Il 7 giugno è stato firmato un protocollo d’intesa per la legalità tra la Società Interporto e la prefettura di Bologna. Si tratta dell’ultimo atto di un percorso iniziato il 5 aprile 2018, con la firma di un primo protocollo che ha visto un successivo passaggio intermedio con la Carta Metropolitana della Logistica Etica, in gennaio di quest’ anno. La prima domanda che viene da porsi è in che cosa si sia tradotto l’intervento istituzionale a salvaguardia della legalità e della sicurezza sul lavoro. In concreto, assolutamente il nulla, in continuità con la tradizionale latitanza istituzionale sia da parte dell’ente locale che dei soggetti preposti a presidio della sicurezza.
Nel frattempo, come avviene nel comparto della logistica, il sistema dell’appalto e del subappalto ha avviato un processo di precarietà contrattuale in un quadro di sostanziale assenza di misure di sicurezza e prevenzione degli infortuni, con il corollario di una morte sul lavoro nell’ottobre 2021 e diversi infortuni.
Un simile stato di cose ha provocato la reazione e l’opposizione di facchini e facchine, organizzati nei sindacati di base, che hanno scoperchiato il vaso di pandora, facendo emergere tutta la realtà di sfruttamento che caratterizza l’impianto interportuale.

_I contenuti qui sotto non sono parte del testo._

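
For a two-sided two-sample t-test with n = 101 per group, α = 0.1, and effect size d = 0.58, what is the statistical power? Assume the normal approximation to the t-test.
Power ≈ 0.99

Power calculation (two-sample t-test, normal approximation):
z_β = d · √(n/2) - z_{α/2}
z_β = 0.58 · √(101/2) - 1.645
z_β = 0.58 · 7.106 - 1.645
z_β = 2.477

Power = Φ(z_β) = Φ(2.477) ≈ 0.993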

Per la prima volta, con la Carta Metropolitana della logistica etica il comune di Bologna sembra prendere l’iniziativa, ma si tratta di un libro dei sogni, e cioè, sottolineiamo nuovamente, di un intervento sostanzialmente formale e senza conseguenze immediate, che invece registriamo nel dibattito sviluppatosi all’atto della riedizione del nuovo protocollo odierno, che punta nei fatti ad inserire il comparto della logistica all’interno dei settori soggetti alla applicazioni della Legge 146/1990 e sue integrazioni, di una legge cioè, come noto limita fortemente l’esercizio del diritto di sciopero. Infatti, revoche e differimenti dell’astensione collettiva, previsti da tale legge, pregiudicano l’efficacia dello sciopero, il cui esercizio è spesso legato a circostanze contingenti. Gli esempi non mancano: scioperi per mancata o parziale corresponsione delle retribuzioni, per mancato rispetto delle clausole sociali, o a seguito di licenziamenti collettivi.

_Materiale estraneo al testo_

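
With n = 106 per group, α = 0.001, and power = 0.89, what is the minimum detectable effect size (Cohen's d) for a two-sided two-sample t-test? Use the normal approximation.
d ≈ 0.62

Minimum detectable effect (two-sample t-test, normal approximation):
d = (z_{α/2} + z_β) / √(n/2)
d = (3.291 + 1.227) / √(106/2)
d = 4.517 / 7.280
d ≈ 0.62

By Cohen's convention (0.2 small / 0.5 medium / 0.8 large): medium effect.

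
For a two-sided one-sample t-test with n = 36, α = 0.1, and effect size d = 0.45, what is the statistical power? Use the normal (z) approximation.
Power ≈ 0.85

Power calculation (one-sample t-test, normal approximation):
z_β = d · √n - z_{α/2}
z_β = 0.45 · √36 - 1.645
z_β = 0.45 · 6.000 - 1.645
z_β = 1.055

Power = Φ(z_β) = Φ(1.055) ≈ 0.854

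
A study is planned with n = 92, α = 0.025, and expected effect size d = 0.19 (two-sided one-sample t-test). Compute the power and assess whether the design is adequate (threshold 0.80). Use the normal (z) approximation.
Power ≈ 0.34; the study is underpowered (power < 0.80)

Power calculation (one-sample t-test, normal approximation):
z_β = d · √n - z_{α/2}
z_β = 0.19 · √92 - 2.241
z_β = 0.19 · 9.592 - 2.241
z_β = -0.419

Power = Φ(z_β) = Φ(-0.419) ≈ 0.338

Effect size d = 0.19 is very small by Cohen's convention (0.2/0.5/0.8).

Threshold: power ≥ 0.80 is conventionally adequate.
Power ≈ 0.34 → the study is underpowered (power < 0.80).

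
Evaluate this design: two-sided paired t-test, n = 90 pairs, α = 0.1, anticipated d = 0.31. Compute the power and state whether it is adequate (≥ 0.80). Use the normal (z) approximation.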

In definitiva, revoca o differimento della data dello sciopero azzerano gli effetti dello stesso a tutto vantaggio delle imprese.

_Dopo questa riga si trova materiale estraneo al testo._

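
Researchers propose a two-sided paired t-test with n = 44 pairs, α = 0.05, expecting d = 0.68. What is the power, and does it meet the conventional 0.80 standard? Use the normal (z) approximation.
Power ≈ 0.99; the study is adequately powered (power ≥ 0.80)

Power calculation (paired t-test, normal approximation):
z_β = d · √n - z_{α/2}
z_β = 0.68 · √44 - 1.960
z_β = 0.68 · 6.633 - 1.960
z_β = 2.551

Power = Φ(z_β) = Φ(2.551) ≈ 0.995

Effect size d = 0.68 is medium by Cohen's convention (0.2/0.5/0.8).

Threshold: power ≥ 0.80 is conventionally adequate.
Power ≈ 0.99 → the study is adequately powered (power ≥ 0.80).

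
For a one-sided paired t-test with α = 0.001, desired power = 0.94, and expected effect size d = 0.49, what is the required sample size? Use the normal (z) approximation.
n = 90 pairs

Sample size formula (paired t-test, normal approximation):
n = ((z_α + z_β) / d)²

z_α = 3.090 (for α = 0.001, one-sided)
z_β = 1.555 (for power = 0.94)
d = 0.49

n = ((3.090 + 1.555) / 0.49)²
n = (9.480)²
n ≈ 89.87
Round up to the next whole number: n = 90 pairs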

Il tentativo di ingabbiare le risposte dei lavoratori nonostante la quotidiana e arrogante offensiva padronale è reale, in considerazione del fatto che art. 1 della Legge 146/1990 prevede due ambiti di applicazione: il primo, dotato di tassatività, fa riferimento ai diritti costituzionali, il secondo è l’insieme dei servizi essenziali, di natura esemplificativa, il cui eventuale ampliamento è di competenza della Commissione di garanzia e delle parti sociali.
E’ quindi necessario vigilare e prepararsi al conflitto, che si preannuncia inevitabile.